After enjoying, learning and reflecting in St Peter’s, Mike took us over to the Pacific North American College – his seminary in Rome. We prayed Evening Prayer with the seminarians. I even got to see a deacon that served for a summer at our parish in North Dakota, so that was neat. We, of course, got the classic “we visited Mike at the seminary” photo from the top of his seminary (best view in Rome). Sarah Melendez votes that Mike should start handing out T shirts to his visitors that say – “I visited Mike in Rome and all I got was this lousy T-shirt,” and I second that motion (even though Mike gave us way more than a T-shirt! Great company, amazing tours and so much more!)

We grabbed dinner up near the sem. The area is called Trastevere. It’s a fun, lively area with lots of street performers and such. Our dinner was delicious. For our appetizer we had melon wrapped in prosciutto. For my main course I had Bucatini al’ Amatriciana. The noodle looks like spaghetti but it’s hollow through the middle. The sauce is tomato based with beef jowl. Very tasty. I wrote almost this entire paragraph in simple sentences. I am clearly feeling very creative.
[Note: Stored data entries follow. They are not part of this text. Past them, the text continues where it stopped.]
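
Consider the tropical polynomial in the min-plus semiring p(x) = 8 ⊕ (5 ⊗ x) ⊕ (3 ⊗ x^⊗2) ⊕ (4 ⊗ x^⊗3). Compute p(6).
p(6) = 8

A tropical monomial a ⊗ x^⊗i evaluates to a + i · x. Evaluating each term at x = 6:
  Term 0 contributes 8 + 0 · 6 = 8
  Term 1 contributes 5 + 1 · 6 = 11
  Term 2 contributes 3 + 2 · 6 = 15
  Term 3 contributes 4 + 3 · 6 = 22
p(6) = ⊕ of these = min[8, 11, 15, 22] = 8.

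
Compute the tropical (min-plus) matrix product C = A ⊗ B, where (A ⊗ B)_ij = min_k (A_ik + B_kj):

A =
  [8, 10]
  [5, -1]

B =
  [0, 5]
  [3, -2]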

We made our way make toward the Piazza Novona and stopped at Frigidarium for gelato. Frigidarium became our jaaaaam. Best gelato, generous portions and best price. I personally loved the coconut and the nutella flavor. For no additional cost, they would also dip it in chocolate for you. We sat in the Piazza and ate our gelato with Mike and then prayed together before parting for the night.

I felt like we did a lot without over doing it – a huge blessing. I was definitely tired – even as I journaled I could feel that my arms were weary! However tired, we felt peace about having a flexible schedule that allowed us to plan but to remain open to where the Spirit wanted to take us. On a spiritual level, I didn’t feel any overwhelming sensations or movements of the Spirit from the first day. Great awe for our history and great appreciation for the gift of faith, certainly…but not a mountain top kind of experience.

2 responses

  1. It’s interesting too see there pope still rises without the protective bullet proof glass on his mobile – very cool.

    Now, you got to the papal audience early to get good seats but then chose to sit in the far back section?? Was that as close as your tickets could get you? Or was this one of those moments where you saw the seating and said to yourself: “Sitting in the front seat, kicking in the back seat. Gotta make my mind up: Which seat will I taa – aake?”

    • Haha we werent early enough to get up in the front of a section. And we wanted to be on a perimeter so we could see the pope more easily when he drove by. But singing some R Black definitely would have enhanced the whole experience.